Dáil debates

Thursday, 29 November 2018

Saincheisteanna Tráthúla - Topical Issue Debate

School Placement

8:35 pm

Photo of Fiona O'LoughlinFiona O'Loughlin (Kildare South, Fianna Fail) | Oireachtas source

I thank the Minister of State for attending. I was contacted by the Minister for Education and Skills, Deputy Joe McHugh, this afternoon to say he could not be here due to a political engagement to which he committed some time ago. He asked if I wanted to leave the matter until Tuesday and said he would come in and reply at that point. However, I felt time was of the essence and decided to go ahead tonight. I appreciate the fact that the Minister got back to me, however.

Today is 29 November.

It is a significant day and that is why I wanted to address this issue in the Dáil.
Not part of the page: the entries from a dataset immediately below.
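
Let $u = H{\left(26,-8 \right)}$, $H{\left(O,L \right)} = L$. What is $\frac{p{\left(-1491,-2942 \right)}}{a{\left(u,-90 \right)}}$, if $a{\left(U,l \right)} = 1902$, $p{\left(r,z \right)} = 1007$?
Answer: $\frac{1007}{1902} \approx 0.52944$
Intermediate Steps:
$u = -8$
$\frac{p{\left(-1491,-2942 \right)}}{a{\left(u,-90 \right)}} = \frac{1007}{1902}$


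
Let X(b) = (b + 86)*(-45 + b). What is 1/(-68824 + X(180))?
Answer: -1/32914 ≈ -3.0382e-5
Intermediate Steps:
X(b) = (-45 + b)*(86 + b) (X(b) = (86 + b)*(-45 + b) = (-45 + b)*(86 + b))
1/(-68824 + X(180)) = 1/(-68824 + (-3870 + 180² + 41*180)) = 1/(-68824 + (-3870 + 32400 + 7380)) = 1/(-68824 + 35910) = 1/(-32914) = -1/32914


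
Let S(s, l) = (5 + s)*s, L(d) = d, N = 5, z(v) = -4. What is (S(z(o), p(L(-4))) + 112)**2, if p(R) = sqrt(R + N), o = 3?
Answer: 11664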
We have had an ongoing situation with the lack of secondary school places for young people in Newbridge. This has been going on over the last four to five years. There are many different Topical Issue matters that Deputies could raise but it is a shocking indictment on the education situation in Kildare that the last number of such matters that I have submitted have all been on education. They have been on autism spectrum disorder, ASD, places, the delays in St. Paul's in Monasterevin and this issue of absolutely needing to have a second level school in the Newbridge-Kildare area.
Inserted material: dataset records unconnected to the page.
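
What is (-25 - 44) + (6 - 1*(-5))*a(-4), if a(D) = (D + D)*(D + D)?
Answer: 635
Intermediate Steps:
a(D) = 4*D**2 (a(D) = (2*D)*(2*D) = 4*D**2)
(-25 - 44) + (6 - 1*(-5))*a(-4) = (-25 - 44) + (6 - 1*(-5))*(4*(-4)**2) = -69 + (6 + 5)*(4*16) = -69 + 11*64 = -69 + 704 = 635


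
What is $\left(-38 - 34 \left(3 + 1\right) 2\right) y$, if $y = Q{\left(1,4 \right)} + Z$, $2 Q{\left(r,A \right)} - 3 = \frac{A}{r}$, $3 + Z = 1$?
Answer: $-465$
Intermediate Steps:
$Z = -2$ ($Z = -3 + 1 = -2$)
$Q{\left(r,A \right)} = \frac{3}{2} + \frac{A}{2 r}$ ($Q{\left(r,A \right)} = \frac{3}{2} + \frac{A \frac{1}{r}}{2} = \frac{3}{2} + \frac{A}{2 r}$)
$y = \frac{3}{2}$ ($y = \frac{4 + 3 \cdot 1}{2 \cdot 1} - 2 = \frac{1}{2} \cdot 1 \left(4 + 3\right) - 2 = \frac{1}{2} \cdot 1 \cdot 7 - 2 = \frac{7}{2} - 2 = \frac{3}{2} \approx 1.5$)
$\left(-38 - 34 \left(3 + 1\right) 2\right) y = \left(-38 - 34 \left(3 + 1\right) 2\right) \frac{3}{2} = \left(-38 - 34 \cdot 4 \cdot 2\right) \frac{3}{2} = \left(-38 - 272\right) \frac{3}{2} = \left(-310\right) \frac{3}{2} = -465$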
The reason 29 November is a significant date is that five months ago, the then Minister for Education and Skills, Deputy Bruton, said that an announcement would be imminent on the possibility of the provision of a new secondary school in the Newbridge-Kildare area. There was some talk, which was welcomed, about the possibility of amalgamating the education and training board, ETB, school on the Curragh site and a new second level school, more than likely from Educate Together given that we have two Educate Together primary schools, one in Kildare and one in Newbridge, which are very well subscribed.

When I pressed the then Minister, Deputy Bruton, a few months later, he said that a decision would be made by the end of October. At the end of October I visited the Department of Education and Skills unit in Tullamore, together with the Minister, Deputy McHugh, and I was told by the officials that because of the issues around the buildings it would be pushed out for a month but a decision would definitely be made before the end of November and possibly in mid-November.
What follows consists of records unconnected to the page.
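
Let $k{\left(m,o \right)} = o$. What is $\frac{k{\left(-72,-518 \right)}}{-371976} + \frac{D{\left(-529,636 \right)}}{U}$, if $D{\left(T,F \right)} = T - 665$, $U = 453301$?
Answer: $- \frac{104664713}{84308546388} \approx -0.0012414$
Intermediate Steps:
$D{\left(T,F \right)} = -665 + T$
$\frac{k{\left(-72,-518 \right)}}{-371976} + \frac{D{\left(-529,636 \right)}}{U} = - \frac{518}{-371976} + \frac{-665 - 529}{453301} = \left(-518\right) \left(- \frac{1}{371976}\right) - \frac{1194}{453301} = \frac{259}{185988} - \frac{1194}{453301} = - \frac{104664713}{84308546388}$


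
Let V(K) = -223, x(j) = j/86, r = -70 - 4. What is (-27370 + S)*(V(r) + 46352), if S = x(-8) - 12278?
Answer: -78643855972/43 ≈ -1.8289e+9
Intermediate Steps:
r = -74
x(j) = j/86 (x(j) = j*(1/86) = j/86)
S = -527958/43 (S = (1/86)*(-8) - 12278 = -4/43 - 12278 = -527958/43 ≈ -12278.)
(-27370 + S)*(V(r) + 46352) = (-27370 - 527958/43)*(-223 + 46352) = -1704868/43*46129 = -78643855972/43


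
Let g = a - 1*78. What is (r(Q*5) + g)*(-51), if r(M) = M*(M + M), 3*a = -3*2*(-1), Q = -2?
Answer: -6324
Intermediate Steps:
a = 2 (a = (-3*2*(-1))/3 = (-6*(-1))/3 = (1/3)*6 = 2)
g = -76 (g = 2 - 1*78 = 2 - 78 = -76)
r(M) = 2*M**2 (r(M) = M*(2*M) = 2*M**2)
(r(Q*5) + g)*(-51) = (2*(-2*5)**2 - 76)*(-51) = (2*(-10)**2 - 76)*(-51) = (2*100 - 76)*(-51) = (200 - 76)*(-51) = 124*(-51) = -6324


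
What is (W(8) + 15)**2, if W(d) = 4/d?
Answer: 961/4 ≈ 240.25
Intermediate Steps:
(W(8) + 15)**2 = (4/8 + 15)**2 = (4*(1/8) + 15)**2 = (1/2 + 15)**2 = (31/2)**2 = 961/4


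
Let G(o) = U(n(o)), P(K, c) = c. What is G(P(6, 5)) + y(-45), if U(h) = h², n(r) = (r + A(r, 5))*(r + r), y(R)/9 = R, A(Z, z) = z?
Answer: 9595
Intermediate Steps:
y(R) = 9*R
n(r) = 2*r*(5 + r) (n(r) = (r + 5)*(r + r) = (5 + r)*(2*r) = 2*r*(5 + r))
G(o) = 4*o²*(5 + o)² (G(o) = (2*o*(5 + o))² = 4*o²*(5 + o)²)
G(P(6, 5)) + y(-45) = 4*5²*(5 + 5)² + 9*(-45) = 4*25*10² - 405 = 4*25*100 - 405 = 10000 - 405 = 9595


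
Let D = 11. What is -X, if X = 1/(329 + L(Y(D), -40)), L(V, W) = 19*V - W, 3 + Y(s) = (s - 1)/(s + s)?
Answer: -11/3527 ≈ -0.0031188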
In fairness, I understood that there were issues with 42 schools around the country which placed a lot of demands on them, but here we are with one day left in the month of November and we are hanging on for a decision. Parents have been contacting my office all this week because they have not got places for their children in the three schools in Newbridge for September next. I have contacted the three schools and every one of them has a long waiting list for next September. This is simply not good enough.

As a country, we revere education and we put much investment into it and we say that we want all of our students to have an equal opportunity to learn, to develop themselves and to prepare themselves for life and for work. How can we do so when we have a situation where children are being turned away from schools? I am absolutely not blaming the schools. We have excellent schools in Newbridge but they simply do not have the capacity. When we look at the available figures, Kildare is one of the areas with the fastest population growth in the country and between 2011 and 2016, the number of children between the ages of 13 and 18 grew at a rate of 205% of the State's growth rate. That certainly has to indicate the absolute need for a new second level school.